Cenab-ı Mevlana, bizlere şöyle bir dil sarfeder: “Mahşeri görmek isterseniz gündüze bakın, ahireti görmek isterseniz geceye bakın.” Çünkü sabah oldu mu bütün insanlar uyanırlar ve vazifelerinin peşine koşarlar. Çoğu zaman birbirlerine selam vermeye bile vakit bulamazlar. İşte size mahşer… Ve gece oldu mu, mahşer günü geçmiş, artık dükkanlar kapanmış, müşteriler yok, koşuşturma yok. İşte size ahiret… Gece, aşıkların en zengin varlığıdır. Allah’ı kendilerine sevgili edinmiş olan aşıklar, kalb gözleri açık olduğundan geceleri Allah’ı tefekkür ederler, O’nunla konuşurlar, O’nu zikrederler.
“Eğer gece olmasaydı bütün halk, hırstan, isteklerinin üstüne titremeden kendilerini yakar, helâk ederlerdi. Herkes bir şey elde etmek, bir kâr kazanmak hevesiyle bedenini ateşlere atmış, yanıp yakılmıştır. Bir müddet hırslarından kurtulsunlar diye gece, Allah rahmeti gibi zuhur etti.” (Mesnevi, III/3731)
Fakat çoğumuzun ahiretleri boş geçmektedir. Neden? Çünkü dükkanlar hiç kapatılmıyor, evlerde de iş peşinde koşuluyor, sabahlara kadar televizyon karşısında oturuluyor, diziler, filmler seyrediliyor, bir vakitten sonra da gaflet basıyor, uyku basıyor. Ertesi gün tekrar yeni bir mahşer gününe uyanılıyor ve böylece günler, haftalar, yıllar geçip gidiyor. İnsanların her günü gam, keder, gasabet dolu, yüzleri hiç gülmüyor. Hiç kimse asıl ihtiyaçları olan o manevi güzelliklere bir türlü ulaşamıyor. Peki suç kimde? Tabii ki bizlerde. Mürşidi suçlayamayız, Peygamberi suçlayamayız, Allah’ı suçlayamayız. Çünkü onlar hep insanları uyandırmaya çalıştılar, kurtarmaya çalıştılar, insanları hep güzelliklere çekmeye çalıştılar, yol gösterdiler.

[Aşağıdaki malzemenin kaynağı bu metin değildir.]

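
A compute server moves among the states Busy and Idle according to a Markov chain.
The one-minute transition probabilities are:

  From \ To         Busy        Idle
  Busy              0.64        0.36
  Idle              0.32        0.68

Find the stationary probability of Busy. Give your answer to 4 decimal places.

Let the stationary distribution be π with π = πP and π_1 + π_2 = 1.
π_1 = 0.64·π_1 + 0.32·π_2
Solving with the normalization constraint gives π = (0.4706, 0.5294).
So the stationary probability of Busy is 0.4706.

0.4706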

“Allah huzurunda, gözyaşları dökerek ayakta durmak, kıyamet gününde kabirden kalkıp mahşer yerinde dikilmeye benzer. Hakk, “ Sana bunca zamandır mühlet verdim, bana ne getirdin? Ömrünü neyle bitirdin, verdiğim gıdayı, ihsan ettiğim kuvveti ne uğruna mahvettin, gözünün nurunu nerelerde tükettin, beş duygunu nerelerde yıprattın? Gözünü, kulağını, aklını, arşa ait bütün cevherlerini harcadın… ferş âleminden bunlara karşılık ne satın aldın? Sana kazma ve bel gibi el ve ayak verdim. Onları sana bizzat ben bağışlamıştım, ne yaptın onları?” der.” (Mesnevi, III/2148)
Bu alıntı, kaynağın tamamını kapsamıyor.